Once Upon A Time In Hollywood, Quentin Tarantino's ninth (and penultimate, if you believe what he's said about hitting the beach once he gets to double figures) film, had its premiere at Cannes yesterday and after a standing ovation that lasted somewhere between four and nine minutes depending on which report you read, the first reviews to come in have been similarly giddy.

The Guardian's Peter Bradshaw gave it five stars - "It’s shocking, gripping, dazzlingly shot in the celluloid-primary colours of sky blue and sunset gold" - while over on Little White Lies, Hannah Woodhead declared it "[Tarantino's] most pared back, thoughtful and perhaps personal work" as well as "his most character-driven film to date and, for better or worse, easily his most mature".

There's an underlying anxiety about ageing and striving for relevance that might betray Tarantino's status as an elder statesman of Hollywood these days too, with Woodhead writing: "there’s a fear of getting older, a fear of being replaced by someone younger, someone cooler".

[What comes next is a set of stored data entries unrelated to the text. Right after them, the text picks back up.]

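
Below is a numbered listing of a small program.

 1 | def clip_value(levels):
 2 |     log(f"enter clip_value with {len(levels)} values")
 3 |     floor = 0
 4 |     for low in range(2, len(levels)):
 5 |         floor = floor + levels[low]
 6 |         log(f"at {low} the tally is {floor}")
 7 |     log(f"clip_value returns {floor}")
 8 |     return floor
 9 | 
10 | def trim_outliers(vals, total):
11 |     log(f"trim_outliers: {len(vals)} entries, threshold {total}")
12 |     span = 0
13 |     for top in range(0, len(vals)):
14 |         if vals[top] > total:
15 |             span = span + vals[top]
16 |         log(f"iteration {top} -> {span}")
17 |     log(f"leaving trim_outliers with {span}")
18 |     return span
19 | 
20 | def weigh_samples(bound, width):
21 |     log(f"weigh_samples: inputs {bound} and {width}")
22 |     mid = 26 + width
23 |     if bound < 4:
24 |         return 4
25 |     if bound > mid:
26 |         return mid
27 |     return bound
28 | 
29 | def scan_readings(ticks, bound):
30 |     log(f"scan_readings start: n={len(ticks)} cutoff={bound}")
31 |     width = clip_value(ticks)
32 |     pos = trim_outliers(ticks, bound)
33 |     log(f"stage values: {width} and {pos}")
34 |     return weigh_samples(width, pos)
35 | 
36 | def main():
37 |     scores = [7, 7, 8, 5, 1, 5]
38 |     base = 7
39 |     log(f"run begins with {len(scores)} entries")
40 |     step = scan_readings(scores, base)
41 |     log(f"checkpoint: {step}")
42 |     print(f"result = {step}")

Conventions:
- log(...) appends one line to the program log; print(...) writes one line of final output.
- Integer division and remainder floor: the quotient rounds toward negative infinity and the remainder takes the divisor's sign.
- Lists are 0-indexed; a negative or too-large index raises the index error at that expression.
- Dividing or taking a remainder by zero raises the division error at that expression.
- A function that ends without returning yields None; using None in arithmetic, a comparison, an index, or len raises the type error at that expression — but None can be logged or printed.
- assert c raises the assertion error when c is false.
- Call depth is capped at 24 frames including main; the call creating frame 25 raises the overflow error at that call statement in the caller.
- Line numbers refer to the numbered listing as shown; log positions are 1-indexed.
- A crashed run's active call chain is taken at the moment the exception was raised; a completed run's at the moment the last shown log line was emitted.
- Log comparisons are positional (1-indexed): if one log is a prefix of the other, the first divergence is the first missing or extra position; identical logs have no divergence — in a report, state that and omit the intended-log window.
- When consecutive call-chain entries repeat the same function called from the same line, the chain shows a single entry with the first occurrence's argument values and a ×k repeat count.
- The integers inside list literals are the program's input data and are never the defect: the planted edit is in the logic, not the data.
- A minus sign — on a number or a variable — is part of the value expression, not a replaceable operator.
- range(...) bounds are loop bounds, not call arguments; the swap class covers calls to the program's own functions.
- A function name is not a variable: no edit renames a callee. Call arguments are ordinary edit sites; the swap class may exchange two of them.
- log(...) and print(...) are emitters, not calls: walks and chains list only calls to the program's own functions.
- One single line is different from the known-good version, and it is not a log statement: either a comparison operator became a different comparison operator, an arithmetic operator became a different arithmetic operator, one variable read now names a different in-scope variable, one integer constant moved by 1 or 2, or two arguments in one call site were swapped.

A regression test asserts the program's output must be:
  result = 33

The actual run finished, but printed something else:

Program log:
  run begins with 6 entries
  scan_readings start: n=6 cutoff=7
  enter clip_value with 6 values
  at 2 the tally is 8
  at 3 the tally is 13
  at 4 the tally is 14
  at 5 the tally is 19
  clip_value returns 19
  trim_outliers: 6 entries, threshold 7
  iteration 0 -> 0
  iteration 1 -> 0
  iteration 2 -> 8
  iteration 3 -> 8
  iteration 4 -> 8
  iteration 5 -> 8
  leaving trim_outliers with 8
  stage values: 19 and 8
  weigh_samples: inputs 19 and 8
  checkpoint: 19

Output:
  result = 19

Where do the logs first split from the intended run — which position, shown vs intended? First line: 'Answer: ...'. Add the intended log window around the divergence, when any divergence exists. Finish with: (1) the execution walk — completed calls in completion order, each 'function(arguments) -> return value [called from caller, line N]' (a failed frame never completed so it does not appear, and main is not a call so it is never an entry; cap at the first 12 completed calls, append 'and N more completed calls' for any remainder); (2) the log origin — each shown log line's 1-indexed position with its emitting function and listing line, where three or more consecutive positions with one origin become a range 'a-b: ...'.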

Pitt and DiCaprio give "entertainingly loose performances dripping with self-irony and pleasurable chemistry," according to the Hollywood Reporter's David Rooney, though he does say that the "two ambling hours of detours, recaps and diversions that precede the standard climactic explosion of graphic violence are virtually plotless".

Variety's Owen Gleiberman reckons DiCaprio and Pitt have rarely been better, and that Once Upon A Time... "recreates the Hollywood of 50 years ago with a fantastically detailed and almost swoony time-machine precision". That said, Gleiberman gives it the old Andy Townsend and declares it a film of two halves, the first being the stronger: "By the end, Tarantino has done something that’s quintessentially Tarantino, but that no longer feels even vaguely revolutionary. He has reduced the story he’s telling to pulp."

Bradshaw concedes that the ending is likely to split audiences but says that "certainly any ostensible error of taste is nothing like, say, those in the much-admired Inglourious Basterds. And maybe worrying about taste is to miss the point of this bizarre Jacobean horror fantasy."

So, overall: very, very, very good, especially if you're already a Tarantino buff who's been waiting for a shot of distilled, medical grade Quentin to hook straight to your veins. The other thing that every critic mentioned is that Tarantino's thing about filming women's feet in close-up is very much back. Very, very much.